GIMP can already run on ARM Windows PCs, but performance is limited, because Windows has to translate x86 instructions to ARM code in real time. The GIMP project just announced a native ARM Windows port to solve this problem, though for now it’s labelled as “experimental.”
The recent blog post explains, “We are aware of some issues already and hope that releasing this experimental build will help us get more feedback. Only Jernej [Simončič] has a machine with Windows on ARM so far. In particular none of the developers have such hardware, as far as we know. So we don’t expect to be able to fix issues for Windows/ARM as fast as for other supported platforms. Last, but not least, this additional build is not set up yet in our continuous integration platform, which means we cannot discover appearing issues as thoroughly and quickly as for other architectures, nor can we automatize builds as transparently as we wish.”
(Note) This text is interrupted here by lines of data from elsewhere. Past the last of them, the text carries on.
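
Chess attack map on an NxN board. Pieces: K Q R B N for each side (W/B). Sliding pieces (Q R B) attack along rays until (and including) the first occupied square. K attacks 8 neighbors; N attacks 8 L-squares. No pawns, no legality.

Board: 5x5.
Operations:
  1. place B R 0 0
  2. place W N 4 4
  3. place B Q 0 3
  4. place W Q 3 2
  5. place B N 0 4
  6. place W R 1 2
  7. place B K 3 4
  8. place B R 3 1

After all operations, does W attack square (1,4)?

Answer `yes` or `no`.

Op 1: place BR@(0,0)
Op 2: place WN@(4,4)
Op 3: place BQ@(0,3)
Op 4: place WQ@(3,2)
Op 5: place BN@(0,4)
Op 6: place WR@(1,2)
Op 7: place BK@(3,4)
Op 8: place BR@(3,1)
Per-piece attacks for W:
  WR@(1,2): attacks (1,3) (1,4) (1,1) (1,0) (2,2) (3,2) (0,2) [ray(1,0) blocked at (3,2)]
  WQ@(3,2): attacks (3,3) (3,4) (3,1) (4,2) (2,2) (1,2) (4,3) (4,1) (2,3) (1,4) (2,1) (1,0) [ray(0,1) blocked at (3,4); ray(0,-1) blocked at (3,1); ray(-1,0) blocked at (1,2)]
  WN@(4,4): attacks (3,2) (2,3)
W attacks (1,4): yes

Answer: yes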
There still isn’t much ARM-native software for Windows, mostly because the percentage of ARM PCs compared to x86 PCs (computers with Intel and AMD processors) is still small. Microsoft has been trying (to some extent) to increase developer interest, with the release of the ARM-based Windows Dev Kit, but interest is still minimal compared to the adoption of ARM-based Apple Silicon hardware. For example, almost all of Adobe’s software runs natively on Apple Silicon Mac computers, but only Photoshop and Lightroom can run on ARM Windows without emulation.
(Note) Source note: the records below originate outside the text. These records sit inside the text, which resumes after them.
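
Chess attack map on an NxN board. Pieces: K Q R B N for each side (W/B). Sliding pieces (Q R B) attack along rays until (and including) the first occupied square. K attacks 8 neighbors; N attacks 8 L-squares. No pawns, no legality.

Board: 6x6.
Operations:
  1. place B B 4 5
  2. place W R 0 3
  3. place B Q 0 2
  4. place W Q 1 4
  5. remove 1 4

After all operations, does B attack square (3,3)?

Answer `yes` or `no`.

Op 1: place BB@(4,5)
Op 2: place WR@(0,3)
Op 3: place BQ@(0,2)
Op 4: place WQ@(1,4)
Op 5: remove (1,4)
Per-piece attacks for B:
  BQ@(0,2): attacks (0,3) (0,1) (0,0) (1,2) (2,2) (3,2) (4,2) (5,2) (1,3) (2,4) (3,5) (1,1) (2,0) [ray(0,1) blocked at (0,3)]
  BB@(4,5): attacks (5,4) (3,4) (2,3) (1,2) (0,1)
B attacks (3,3): no

Answer: no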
The GIMP project is hoping that automated builds and other improvements can be implemented soon. If not, the upcoming GIMP 3.0 update may not ship with ARM Windows support, effectively ending the experiment. The blog post said, “we don’t want to backtrack and get back to manual builds done by a single contributor on their personal machine for the 3.0 series.”
You can download GIMP from the project’s official site. The universal installer for GIMP 2.10.34 on Windows detects if your PC is x86 or ARM and will install the appropriate version.